LSAs are carried in Link State Update packets (called LS Updates or LSUs). Each LS Update packet has its own header, consists of a 24 byte OSPF protocol header, and a 4-bytes field indicating the number of LSAs contained in the packet. Thus multiple LSAs can be packed into a single LS Update packet. Some implementations may not do this as its considered difficult achieving this during flooding.


In the face of network changes, OSPF floods only the updated LSAs. Therefore, even if an implementation does not pack multiple LSAs into a single LS Update packet (and so bandwidth is consumed by LS Update header for each update of a single LSA), the bandwidth consumption for each network change can be considered adequately small.


o Organization of the Routing Information

In IS-IS, protocol packets are called Protocol Data Units or PDUs. IS-IS encodes the link state information into the set of TLVs and packs these TLVs into one or more Link State PDUs (LSPs). The size limit of a LSP is configurable. The Routing database consists of these PDUs and the access to the database is per PDU basis. The original IS-IS specification places an upper bound on the number of LSPs a router can originate to 255. There are however techniques which enable a router to originate more than 255 LSPs, by using multiple system-id’s for itself.


Since routing information in IS-IS for each router is packed in fewer LSPs, the memory consumed for bookkeeping of the routing data within the database is less and is more efficient.

o Carrying Routing Information

Each LSP is flooded independently, without being modified all the way from the originator through the routers till the very end. This results in all the routers having the same LSPs as that originated by the first router.


Since LSPs are not modified in any way and are not allowed to be fragmented, in order to be flooded successfully over all links existing in the IS-IS network, great care must be ensured when configuring the size limit of LSP that routers can originate and receive.

If the size limit of the LSP is set without taking into account the minimum value of the MTUs throughout the network, or if the size limit of LSPs conflict among some the routers in the network, the database synchronization may not be achieved, and this can result in routing loops and/or blackholes.

When a change occurs to a LSP, the whole LSP needs to be flooded, and therefore the bandwidth usage can be non-optimal. There is however a solution which exists in theory. If an implementation finds some of the entities to be flapping, then they may be packed into smaller LSPs or may be isolated from the other stable entities. This way one needs to only advertise the unstable LSP/LSPs. I have not btw come across any implementation that does that. Leave a comment if you know one that does this!

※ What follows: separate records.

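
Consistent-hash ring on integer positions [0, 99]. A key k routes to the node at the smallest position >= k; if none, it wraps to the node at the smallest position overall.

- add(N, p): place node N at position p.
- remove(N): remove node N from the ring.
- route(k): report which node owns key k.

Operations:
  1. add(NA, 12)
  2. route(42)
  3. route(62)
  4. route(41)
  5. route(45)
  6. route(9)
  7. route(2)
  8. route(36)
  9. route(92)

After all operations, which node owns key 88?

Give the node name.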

Database granularity also affects when two routers need to synchronize their databases. In OSPF, because of its high database granularity there are a lot of items which it needs to synchronize and that process is somewhat complicated with a lot of DBD packets being exchanged back and forth. This gets worse if the router trying to sync is being inundated with a lot of other data traffic also. This is not much of an issue these days as any router worth its salt would prioritize the OSPF control packets.

This is however much simpler in case of IS-IS and there isn’t any finite state machine that the neighbors need to go through to synchronize their databases. It just uses it regular flooding mechanism (a couple of CSNPs describe their entire topology information) to exchange its entire database. You plug in the new IS-IS router and before you realize the router is already sync’ed up with all the other IS-IS routers in the network!